Watching your sugar levels can be tough, and one of the greatest problems is that sugar is everywhere. Go ahead and have a salad for lunch, but have you checked that dressing? Even worse—many of the foods you specifically buy to eat healthier, like low-fat anything, are often full of sugar.
But even if you are watching your sugar intake, your body might be making it all on its own. In fact, foods that contain carbohydrates are converted into sugars during digestion and that can cause your blood sugar levels to increase after you eat. That’s obviously bad news if you’re watching your weight, but even worse if you are insulin resistant or have diabetes.
Some of the greatest offenders are, believe it or not, some fruits and vegetables. The starches found in vegetables like potatoes, corn and green peas are quickly digested and turned to sugar. Livestrong uses mashed potatoes as an example, noting that the 35 grams of carbohydrates in one cup is equivalent to nearly 9 teaspoons of sugar. When it comes to fruit, even those with natural sugar can influence your blood sugar levels. And that includes all kinds of fruit—fresh, canned, frozen, dried and fruit juices.

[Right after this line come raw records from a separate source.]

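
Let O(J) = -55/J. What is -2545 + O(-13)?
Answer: -33030/13 ≈ -2540.8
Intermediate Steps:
-2545 + O(-13) = -2545 - 55/(-13) = -2545 - 55*(-1/13) = -2545 + 55/13 = -33030/13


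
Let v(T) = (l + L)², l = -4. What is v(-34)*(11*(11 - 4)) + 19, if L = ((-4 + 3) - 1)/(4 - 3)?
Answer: 2791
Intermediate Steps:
L = -2 (L = (-1 - 1)/1 = -2*1 = -2)
v(T) = 36 (v(T) = (-4 - 2)² = (-6)² = 36)
v(-34)*(11*(11 - 4)) + 19 = 36*(11*(11 - 4)) + 19 = 36*(11*7) + 19 = 36*77 + 19 = 2772 + 19 = 2791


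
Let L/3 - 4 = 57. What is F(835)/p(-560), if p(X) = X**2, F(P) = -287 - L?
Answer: -47/31360 ≈ -0.0014987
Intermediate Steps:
L = 183 (L = 12 + 3*57 = 12 + 171 = 183)
F(P) = -470 (F(P) = -287 - 1*183 = -287 - 183 = -470)
F(835)/p(-560) = -470/((-560)**2) = -470/313600 = -470*1/313600 = -47/31360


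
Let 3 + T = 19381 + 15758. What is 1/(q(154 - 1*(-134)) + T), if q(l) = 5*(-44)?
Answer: 1/34916 ≈ 2.8640e-5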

Grains are another problem. Foods like brown and white rice, all breads and nearly all breakfast cereals and chips will also raise your blood sugar levels. Some dairy products can also be a culprit. Milk, yogurt and some cheeses contain small amounts of carbohydrates, but the amount of sugar your body gets from the digestion of foods like chocolate milk and sweetened yogurt is even higher.
But, while these foods may raise your blood sugar, it doesn’t mean they’re totally unhealthy. You don’t need us to tell you that eating fruits and vegetables is still better than, say, an added sugar-laden dessert. Fresh fruits and vegetables offer more than just sugar, so they are always a better choice. Fruits that do not raise blood sugar quickly include cherries, apples, pears and plums.Photo by issyeyre
It’s also important to note that there are multiple types of sugar. Natural sugar is obviously better than added sugar, and added sugar increases your risk of gaining weight and developing Type 2 diabetes and heart disease.
So, snack on, friends, just remember—even if the label doesn’t say sugar, if you’re watching your levels, pay attention to everything you eat.